When it comes to VR titles like Please Don’t Touch Anything House Broken, it is important to take a step back and try to view the game as objectively as possible. The world of VR is filled with countless puzzle games that are constantly vying for your attention, and sometimes comparing them too closely is unfair.
While titles like The 7th Guest VR and The Last Clockwinder will give you plenty of space and lots to do, others like Please Don’t Touch Anything House Broken, will confine you to a single room. This is not necessarily a bad thing, especially if the developer has chosen an environment that plays to the strengths of the concept.
Please Don’t Touch Anything House Broken is in no way a narrative-driven or world-changing puzzle game. ForwardXP, the developer and publisher behind the title, kept to a simple concept where the player stands in front of a console and presses buttons, flips switches, turns dials, etc. in an effort to produce a variety of results.
Aside from a shelf that sits to the right of the player, and provides an occasional resource to the puzzle solving experience, you are mostly limited to the console. The console does a few wild things, but that is essentially it. You’re stuck in a barren room when in full VR mode, and the only extra excitement you might get is playing in mixed reality to experience the setup in your own environment. The concept is a novel idea, but unfortunately grows to be fairly tiring in a short amount of time.
Please Don’t Touch Anything House Broken Grows Old a Little Too Fast
I’ll readily admit that I had not tried Please Don’t Touch Anything, before playing this most recent installment, and so my review never rests on the nostalgia of the original. Given the beloved predecessor, it would not be surprising for some gamers to disagree with my thoughts, but keep in mind this was my first introduction into the series.
When I started my playthrough, I went in completely blind, and for the first half hour or so I was fascinated by how the puzzles develop into various branches. Please Don’t Touch Anything House Broken does not reward you with prizes or gear, instead each time you solve a version of the puzzle you get a special ending.

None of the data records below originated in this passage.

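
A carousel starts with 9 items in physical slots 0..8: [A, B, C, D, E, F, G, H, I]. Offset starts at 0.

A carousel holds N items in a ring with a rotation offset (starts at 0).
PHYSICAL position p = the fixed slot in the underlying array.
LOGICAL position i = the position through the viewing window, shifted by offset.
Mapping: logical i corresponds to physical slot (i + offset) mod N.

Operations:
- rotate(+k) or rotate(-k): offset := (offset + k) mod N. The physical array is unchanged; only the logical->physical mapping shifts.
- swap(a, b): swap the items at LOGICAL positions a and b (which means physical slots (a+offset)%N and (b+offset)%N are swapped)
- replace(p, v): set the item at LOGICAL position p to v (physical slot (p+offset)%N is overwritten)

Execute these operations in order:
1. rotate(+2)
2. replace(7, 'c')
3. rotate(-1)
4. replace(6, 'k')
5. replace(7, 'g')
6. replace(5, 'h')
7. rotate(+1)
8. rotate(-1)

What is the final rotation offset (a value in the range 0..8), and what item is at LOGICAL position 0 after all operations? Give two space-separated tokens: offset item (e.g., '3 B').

After op 1 (rotate(+2)): offset=2, physical=[A,B,C,D,E,F,G,H,I], logical=[C,D,E,F,G,H,I,A,B]
After op 2 (replace(7, 'c')): offset=2, physical=[c,B,C,D,E,F,G,H,I], logical=[C,D,E,F,G,H,I,c,B]
After op 3 (rotate(-1)): offset=1, physical=[c,B,C,D,E,F,G,H,I], logical=[B,C,D,E,F,G,H,I,c]
After op 4 (replace(6, 'k')): offset=1, physical=[c,B,C,D,E,F,G,k,I], logical=[B,C,D,E,F,G,k,I,c]
After op 5 (replace(7, 'g')): offset=1, physical=[c,B,C,D,E,F,G,k,g], logical=[B,C,D,E,F,G,k,g,c]
After op 6 (replace(5, 'h')): offset=1, physical=[c,B,C,D,E,F,h,k,g], logical=[B,C,D,E,F,h,k,g,c]
After op 7 (rotate(+1)): offset=2, physical=[c,B,C,D,E,F,h,k,g], logical=[C,D,E,F,h,k,g,c,B]
After op 8 (rotate(-1)): offset=1, physical=[c,B,C,D,E,F,h,k,g], logical=[B,C,D,E,F,h,k,g,c]

Answer: 1 B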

There are 15 different endings and when you have succeeded in discovering one, a sticker appears and attaches to the console. This is how the game keeps up with your progress. These stickers are certainly a fun and creative way of keeping track. Nevertheless, a unique progression system was not enough enough to save a game I felt lost its luster way too quickly into the experience.
A lot of the puzzles are not really puzzles per se, as some involve very little brain power to accomplish a task. You can trigger a few of the endings by mere chance, and in at least one instance by mere frustration. There are times when the solution to an ending is simply testing a bunch of three or four digit numbers from around the room, until they trigger a sequence of events that leads you to the end.
When you do get an ending, usually you are treated to a brief animation that makes a not-so-subtle pop culture reference. A lot of the time I was left saying to myself “is that it?” This question would then be confirmed by the reset pull blinking to indicate that the sequence was in fact over.
Since the console branches into several endgame moments, instead of drawing out a more realized challenge, it feels like the puzzles have no depth. Perhaps if the console had been a single puzzle, then the game might have more character, but instead it relies on overused gags to get the job done.
There is one puzzle in the bunch that is significantly harder than the rest, but this doesn’t elevate Please Don’t Touch Anything House Broken to top tier puzzle form. Instead, it feels like the developers were concerned the game would not be hard enough, and so this additional challenge was thrown in to try and stump the more demanding puzzle aficionados.
Those who successfully complete this challenge might feel the accomplishment of getting to the end result, but there will likely be others scratching their heads over the whiplash of difficulty as compared to the rest of the game.
All of this is not to say Please Don’t Touch Anything House Broken is a horrible game. There are certainly fun moments and the concept is quite unique, but it never seems to live anywhere close to full potential. Also, given the plethora of other puzzle competitors on the market, it may not be worth the money for some.
Ultimately, I believe it’s too short and not well-rounded enough to be one of the better available games. If you are running low on puzzle titles to try, this would be a safe suggestion, but if you’re new to the genre, it probably shouldn’t land at the top of your wishlist.
Please Don’t Touch Anything House Broken was review on Quest 2 with a code provided by fortyseven communications.